Meet Ironwood: Google’s Most Scalable and Powerful TPU Yet

Meet Ironwood: Google’s Most Scalable and Powerful TPU Yet
  • calendar_today August 17, 2025
  • Technology

Google introduced its next-generation Tensor Processing Unit (TPU) under the code name Ironwood, which represents a substantial advancement in its specialized AI hardware. Ironwood was developed to address the growing needs of Google’s high-performance Gemini models in simulated reasoning capabilities called “thinking” and stands as a critical breakthrough that enables advanced “agentic AI” operations during Google’s “age of inference.”

The company stresses that its Gemini models depend fundamentally on its infrastructure because custom AI hardware enables faster inference processing and larger context windows. Ironwood stands as Google’s most scalable and powerful TPU currently available and it is designed to let AI perform actions for users by independently collecting information and producing results which forms Google’s vision for agentic AI.

Ironwood offers a significant boost in throughput performance beyond what was possible with previous models. Google intends to use these chips in enormous clusters with liquid cooling that can contain up to 9,216 units. The newly improved Inter-Chip Interconnect (ICI) enables these chips to directly exchange data at high speeds throughout the extensive system.

Google’s powerful design extends beyond its internal applications. Developers looking to run demanding AI projects in the cloud will also be able to leverage Ironwood through two distinct configurations: Developers working on intensive AI cloud projects can select between a 256-chip server and an expansive 9,216-chip cluster configuration.

Google’s Ironwood pods reach their maximum potential by delivering 42.5 Exaflops of inference computing power in their largest configuration. Google states that every Ironwood chip delivers a peak throughput of 4,614 TFLOPs, which shows substantial advancement compared to earlier models. The new TPUs from Google demonstrate a substantial memory expansion, with each chip containing 192GB, which represents a sixfold increase from the memory capacity of the previous Trillium TPU. The memory bandwidth expanded significantly to reach 7.2 Tbps, which represents a 4.5x improvement.

Google evaluates Ironwood TPU performance with FP8 precision while other AI hardware comparisons remain challenging due to different benchmarking methods. The assertion that Ironwood “pods” outperform comparable supercomputer segments by 24 times demands skepticism because not all these systems support FP8 operations natively. Google has not included its TPU v6 (Trillium) hardware in its direct comparison metrics.

According to Google, Ironwood provides double the performance per watt when compared to v6 technology. According to a company spokesperson, Ironwood functions as an upgraded version of the TPU v5p, while Trillium succeeds the TPU v5e, which has less power. The Trillium system reached a computational performance of 918 TFLOPS when operating at FP8 precision.

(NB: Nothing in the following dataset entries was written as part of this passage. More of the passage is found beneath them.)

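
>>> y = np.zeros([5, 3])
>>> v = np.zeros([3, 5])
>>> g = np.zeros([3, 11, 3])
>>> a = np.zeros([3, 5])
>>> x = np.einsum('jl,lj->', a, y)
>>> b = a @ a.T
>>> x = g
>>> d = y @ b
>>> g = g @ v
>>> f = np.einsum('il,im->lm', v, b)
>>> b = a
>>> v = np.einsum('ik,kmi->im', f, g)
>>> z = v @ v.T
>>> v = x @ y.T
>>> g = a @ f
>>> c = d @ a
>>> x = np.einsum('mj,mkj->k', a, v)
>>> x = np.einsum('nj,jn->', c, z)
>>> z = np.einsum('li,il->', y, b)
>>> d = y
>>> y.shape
(5, 3)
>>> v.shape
(3, 11, 5)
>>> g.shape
(3, 3)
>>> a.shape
(3, 5)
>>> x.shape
()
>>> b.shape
(3, 5)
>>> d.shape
(5, 3)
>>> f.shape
(5, 3)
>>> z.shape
()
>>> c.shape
(5, 5)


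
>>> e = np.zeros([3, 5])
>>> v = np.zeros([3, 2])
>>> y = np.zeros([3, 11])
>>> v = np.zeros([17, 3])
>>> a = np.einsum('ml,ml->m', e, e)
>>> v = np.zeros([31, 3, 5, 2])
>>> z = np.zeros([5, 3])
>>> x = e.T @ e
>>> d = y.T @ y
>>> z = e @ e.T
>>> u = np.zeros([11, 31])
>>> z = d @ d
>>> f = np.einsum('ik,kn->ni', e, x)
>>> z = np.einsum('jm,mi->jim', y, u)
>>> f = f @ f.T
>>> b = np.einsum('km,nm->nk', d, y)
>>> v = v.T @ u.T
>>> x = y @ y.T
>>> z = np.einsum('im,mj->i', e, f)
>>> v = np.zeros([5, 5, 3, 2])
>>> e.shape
(3, 5)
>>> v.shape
(5, 5, 3, 2)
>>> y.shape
(3, 11)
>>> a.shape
(3,)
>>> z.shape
(3,)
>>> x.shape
(3, 3)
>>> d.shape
(11, 11)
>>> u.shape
(11, 31)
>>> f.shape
(5, 5)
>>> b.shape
(3, 11)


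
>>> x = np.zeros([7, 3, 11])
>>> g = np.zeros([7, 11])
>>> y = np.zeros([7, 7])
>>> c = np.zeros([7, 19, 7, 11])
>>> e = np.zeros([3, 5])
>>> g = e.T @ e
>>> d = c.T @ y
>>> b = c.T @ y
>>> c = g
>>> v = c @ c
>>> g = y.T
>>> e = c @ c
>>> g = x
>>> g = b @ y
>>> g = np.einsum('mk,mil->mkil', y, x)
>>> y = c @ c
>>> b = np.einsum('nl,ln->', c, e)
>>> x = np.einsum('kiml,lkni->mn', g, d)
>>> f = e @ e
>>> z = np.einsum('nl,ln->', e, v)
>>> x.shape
(3, 19)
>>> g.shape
(7, 7, 3, 11)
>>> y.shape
(5, 5)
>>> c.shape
(5, 5)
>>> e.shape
(5, 5)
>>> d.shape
(11, 7, 19, 7)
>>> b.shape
()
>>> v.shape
(5, 5)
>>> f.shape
(5, 5)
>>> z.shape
()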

Ironwood stands as a major progression in Google’s AI development landscape despite benchmarking complexities. Ironwood provides significantly improved speed and efficiency over earlier TPUs by leveraging Google’s existing powerful infrastructure, which has already enabled rapid progress in large language models and simulated reasoning.

The current market-leading Gemini 2.5 model from Google operates using earlier-generation TPUs. Ironwood’s improved inference speed and efficiency will enable major advances in AI capabilities over the next year, which will initiate the “age of inference” along with the start of advanced agentic AI development.